Operators of military installations may classify such installations as more than a single facility based on
distinct and independent functional groupings within contiguous military properties.
An onshore natural gas transmission pipeline facility for the purpose of reporting under the Methane
Challenge is the total U.S. mileage of natural gas transmission pipelines owned or operated by an
onshore natural gas transmission pipeline owner or operator. If an owner or operator has multiple
pipelines in the United States, the facility is considered the aggregate of those pipelines, even if they are
not interconnected.
Natural Gas Distribution
For purposes of the Methane Challenge Program, natural gas distribution means the distribution
pipelines and metering and regulating equipment at metering-regulating stations that are operated by a
Local Distribution Company (LDC) within a single state that is regulated as a separate operating company
by a public utility commission or that is operated as an independent municipally-owned distribution
system.
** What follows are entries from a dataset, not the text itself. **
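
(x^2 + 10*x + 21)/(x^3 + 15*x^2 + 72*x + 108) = (x + 7)/(x^2 + 12*x + 36)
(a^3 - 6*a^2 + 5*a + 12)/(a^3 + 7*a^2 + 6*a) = (a^2 - 7*a + 12)/(a*(a + 6))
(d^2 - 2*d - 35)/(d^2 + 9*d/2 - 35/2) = 2*(d^2 - 2*d - 35)/(2*d^2 + 9*d - 35)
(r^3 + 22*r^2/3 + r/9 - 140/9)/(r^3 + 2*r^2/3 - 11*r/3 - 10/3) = (r^2 + 17*r/3 - 28/3)/(r^2 - r - 2)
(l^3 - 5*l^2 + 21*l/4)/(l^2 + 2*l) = (l^2 - 5*l + 21/4)/(l + 2)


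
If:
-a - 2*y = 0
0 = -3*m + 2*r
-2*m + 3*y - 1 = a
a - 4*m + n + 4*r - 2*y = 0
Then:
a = -2*y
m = 5*y/2 - 1/2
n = 1 - y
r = 15*y/4 - 3/4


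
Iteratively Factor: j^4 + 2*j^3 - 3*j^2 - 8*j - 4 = (j + 1)*(j^3 + j^2 - 4*j - 4) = (j + 1)*(j + 2)*(j^2 - j - 2) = (j + 1)^2*(j + 2)*(j - 2)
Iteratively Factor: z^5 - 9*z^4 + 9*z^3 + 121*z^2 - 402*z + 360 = (z - 3)*(z^4 - 6*z^3 - 9*z^2 + 94*z - 120) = (z - 3)*(z - 2)*(z^3 - 4*z^2 - 17*z + 60) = (z - 5)*(z - 3)*(z - 2)*(z^2 + z - 12) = (z - 5)*(z - 3)^2*(z - 2)*(z + 4)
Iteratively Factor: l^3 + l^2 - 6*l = (l)*(l^2 + l - 6) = l*(l - 2)*(l + 3)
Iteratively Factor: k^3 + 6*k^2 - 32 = (k + 4)*(k^2 + 2*k - 8) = (k + 4)^2*(k - 2)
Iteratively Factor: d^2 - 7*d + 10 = (d - 5)*(d - 2)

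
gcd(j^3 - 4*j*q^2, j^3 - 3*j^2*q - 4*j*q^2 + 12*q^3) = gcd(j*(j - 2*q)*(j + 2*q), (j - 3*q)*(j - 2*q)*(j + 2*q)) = -j^2 + 4*q^2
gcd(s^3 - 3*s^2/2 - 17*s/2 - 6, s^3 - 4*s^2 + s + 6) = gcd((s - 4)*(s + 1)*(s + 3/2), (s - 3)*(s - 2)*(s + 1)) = s + 1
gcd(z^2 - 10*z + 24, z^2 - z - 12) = z - 4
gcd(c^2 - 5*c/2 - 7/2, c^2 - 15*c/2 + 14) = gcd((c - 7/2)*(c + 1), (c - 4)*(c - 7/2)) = c - 7/2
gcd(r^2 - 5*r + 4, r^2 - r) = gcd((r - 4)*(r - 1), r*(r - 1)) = r - 1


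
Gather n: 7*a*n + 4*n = n*(7*a + 4)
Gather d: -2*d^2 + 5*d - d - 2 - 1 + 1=-2*d^2 + 4*d - 2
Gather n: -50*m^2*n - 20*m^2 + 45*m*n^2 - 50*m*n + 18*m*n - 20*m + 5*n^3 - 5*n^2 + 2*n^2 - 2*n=-20*m^2 - 20*m + 5*n^3 + n^2*(45*m - 3) + n*(-50*m^2 - 32*m - 2)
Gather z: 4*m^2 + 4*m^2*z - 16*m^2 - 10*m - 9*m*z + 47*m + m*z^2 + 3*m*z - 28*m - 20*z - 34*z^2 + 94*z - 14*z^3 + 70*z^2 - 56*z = -12*m^2 + 9*m - 14*z^3 + z^2*(m + 36) + z*(4*m^2 - 6*m + 18)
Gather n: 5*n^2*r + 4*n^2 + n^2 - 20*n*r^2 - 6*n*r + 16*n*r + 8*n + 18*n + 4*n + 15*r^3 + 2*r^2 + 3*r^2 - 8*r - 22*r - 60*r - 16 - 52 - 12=n^2*(5*r + 5) + n*(-20*r^2 + 10*r + 30) + 15*r^3 + 5*r^2 - 90*r - 80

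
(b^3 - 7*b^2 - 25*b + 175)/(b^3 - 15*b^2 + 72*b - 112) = (b^2 - 25)/(b^2 - 8*b + 16)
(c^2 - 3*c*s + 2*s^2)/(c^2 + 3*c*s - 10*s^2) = (c - s)/(c + 5*s)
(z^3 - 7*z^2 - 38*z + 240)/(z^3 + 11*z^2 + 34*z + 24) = (z^2 - 13*z + 40)/(z^2 + 5*z + 4)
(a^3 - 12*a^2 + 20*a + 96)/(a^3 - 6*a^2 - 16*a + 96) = (a^2 - 6*a - 16)/(a^2 - 16)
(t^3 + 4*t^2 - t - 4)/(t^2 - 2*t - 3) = (t^2 + 3*t - 4)/(t - 3)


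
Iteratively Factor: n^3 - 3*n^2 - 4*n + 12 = (n - 2)*(n^2 - n - 6) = (n - 3)*(n - 2)*(n + 2)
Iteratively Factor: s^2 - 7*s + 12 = (s - 3)*(s - 4)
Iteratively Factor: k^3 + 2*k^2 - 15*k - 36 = (k + 3)*(k^2 - k - 12) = (k - 4)*(k + 3)*(k + 3)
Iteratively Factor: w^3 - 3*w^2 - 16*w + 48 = (w - 4)*(w^2 + w - 12) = (w - 4)*(w - 3)*(w + 4)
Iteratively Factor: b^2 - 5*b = (b - 5)*(b)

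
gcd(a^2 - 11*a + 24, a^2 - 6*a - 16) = a - 8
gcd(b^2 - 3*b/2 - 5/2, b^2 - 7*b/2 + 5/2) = b - 5/2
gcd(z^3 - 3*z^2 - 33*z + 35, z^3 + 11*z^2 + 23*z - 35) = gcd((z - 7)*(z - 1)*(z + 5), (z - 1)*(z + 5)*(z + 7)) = z^2 + 4*z - 5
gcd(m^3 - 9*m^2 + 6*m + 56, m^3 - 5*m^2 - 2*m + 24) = m^2 - 2*m - 8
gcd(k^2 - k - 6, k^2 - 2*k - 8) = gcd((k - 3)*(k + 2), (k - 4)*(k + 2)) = k + 2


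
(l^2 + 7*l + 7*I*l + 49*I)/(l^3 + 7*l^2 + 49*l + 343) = 1/(l - 7*I)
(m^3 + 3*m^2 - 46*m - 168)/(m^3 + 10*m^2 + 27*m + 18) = (m^2 - 3*m - 28)/(m^2 + 4*m + 3)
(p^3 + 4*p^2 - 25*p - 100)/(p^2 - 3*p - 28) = (p^2 - 25)/(p - 7)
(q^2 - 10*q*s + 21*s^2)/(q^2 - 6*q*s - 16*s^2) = (-q^2 + 10*q*s - 21*s^2)/(-q^2 + 6*q*s + 16*s^2)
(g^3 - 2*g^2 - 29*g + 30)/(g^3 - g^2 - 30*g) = (g - 1)/g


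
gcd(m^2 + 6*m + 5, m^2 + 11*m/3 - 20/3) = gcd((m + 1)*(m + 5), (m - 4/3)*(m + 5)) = m + 5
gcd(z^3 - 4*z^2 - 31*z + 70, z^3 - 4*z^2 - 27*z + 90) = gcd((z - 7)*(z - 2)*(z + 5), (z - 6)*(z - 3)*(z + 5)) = z + 5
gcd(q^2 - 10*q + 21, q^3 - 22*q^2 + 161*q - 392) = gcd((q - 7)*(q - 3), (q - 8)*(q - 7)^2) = q - 7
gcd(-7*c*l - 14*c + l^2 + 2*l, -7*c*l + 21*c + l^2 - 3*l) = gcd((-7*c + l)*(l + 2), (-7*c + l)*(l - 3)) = 7*c - l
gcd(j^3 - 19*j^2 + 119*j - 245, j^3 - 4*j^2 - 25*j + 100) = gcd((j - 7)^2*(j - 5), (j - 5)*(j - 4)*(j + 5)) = j - 5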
This segment excludes customer meters and regulators, infrastructure, and pipelines (both
interstate and intrastate) delivering natural gas directly to major industrial users and farm taps
upstream of the local distribution company inlet.
A natural gas distribution facility for the purposes of reporting under the Methane Challenge is the
collection of all distribution pipelines and metering-regulating stations that are operated by an LDC
within a single state that is regulated as a separate operating company by a public utility commission or
that are operated as an independent municipally-owned distribution system.